Se si considerano le esperienze lavorative, infatti, quasi sei manager su dieci (57%) bocciano il percorso dei figli: il 71% ha infatti avuto una formazione solo all’interno dell’impresa di famiglia, precludendosi una visione strategica più ampia del mercato, e il 60% ha ricoperto da subito ruoli apicali, senza avere nessuna competenza in materia. Stesso discorso per il livello d’istruzione, non in linea per il 46% del campione.
La situazione si complica quando ci sono più familiari come successori. Per quasi sei manager su dieci ci sono stati problemi nella gestione del passaggio di consegne, soprattutto per divergenze di visione con l’ex imprenditore.

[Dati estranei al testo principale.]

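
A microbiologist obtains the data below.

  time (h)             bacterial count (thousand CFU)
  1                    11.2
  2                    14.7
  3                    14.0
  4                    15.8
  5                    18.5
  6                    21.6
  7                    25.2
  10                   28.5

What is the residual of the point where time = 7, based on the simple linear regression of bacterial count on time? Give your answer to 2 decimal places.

2.01

n = 8, Σx = 38, Σy = 149.5, Σxy = 829.3, Σx² = 240
Sxx = Σx² − (Σx)²/n = 240 − 180.5 = 59.5
Sxy = Σxy − (Σx)(Σy)/n = 829.3 − 710.125 = 119.175
b = Sxy/Sxx = 119.175/59.5 = 2.002941
a = ȳ − b·x̄ = 18.6875 − 2.002941·4.75 = 9.173529
ŷ(7) = 9.173529 + 2.002941·7 = 23.194118
residual = y − ŷ = 25.2 − 23.194118 = 2.005882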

Anche chi sta vivendo un passaggio generazionale in questo momento ha delle perplessità: ben l’86% dei manager e dei dipendenti è infatti preoccupato in quanto manca una pianificazione e un percorso di crescita adeguato (54%) o perché il successore non è all’altezza (32%). Per questo, il 90% del campione ritiene fondamentale l’aiuto di un professionista esperto per gestire al meglio il passaggio generazionale incerto. Quali qualità deve avere un professionista del passaggio generazionale? In assoluto al primo posto skills psicologiche, di coaching, tutoring e mentoring, indicate dal 63% del campione. Seguono esperienza specifica di passaggio generazionale (47%), equidistanza (37%), ovvero non deve aver mai avuto rapporti precedenti con nessun membro della famiglia, e conoscenza approfondita del business (32%).
“In questi ultimi mesi si parla molto di caro energia e inflazione, tematiche che hanno un impatto importante sulle nostre imprese – afferma Gian Andrea Oberegelsbacher, Amministratore Delegato di Studio Temporary Manager. Non dobbiamo però dimenticare che il nostro tessuto imprenditoriale è costituito prevalentemente da imprese familiari, che si trovano costantemente a dover affrontare un tema spinoso come quello del passaggio generazionale. Ma a oggi sono ancora pochi gli imprenditori che comprendono l’importanza di un piano di successione che favorisca l’inserimento del familiare all’interno dell’organizzazione nel modo corretto. Così come l’utilizzo di manager esperti esterni che possano supportarli in questa fase delicata della vita aziendale, fondamentale per garantire la continuità aziendale e lo sviluppo delle imprese stesse. Dall’analisi emerge chiaramente una diretta correlazione tra formazione e performance aziendali: chi ha seguito un percorso corretto, come aver fatto esperienze in altre aziende, aver ricoperto nell’impresa familiare diversi ruoli non apicali e aver ricevuto un’istruzione adeguata, non solo ha eguagliato i propri genitori, ma ha portato ulteriore valore all’azienda.”
[1] Fonte: Istat http://dati-
[2] Fonte PMI, Il mensile della piccola e media impresa – IPSOA Editore
[3] Survey condotta on-line dalla società Studio Temporary Manager nel mese di febbraio 2023 su un campione di circa 300 manager (C-Level, quadri direttivi, ecc.)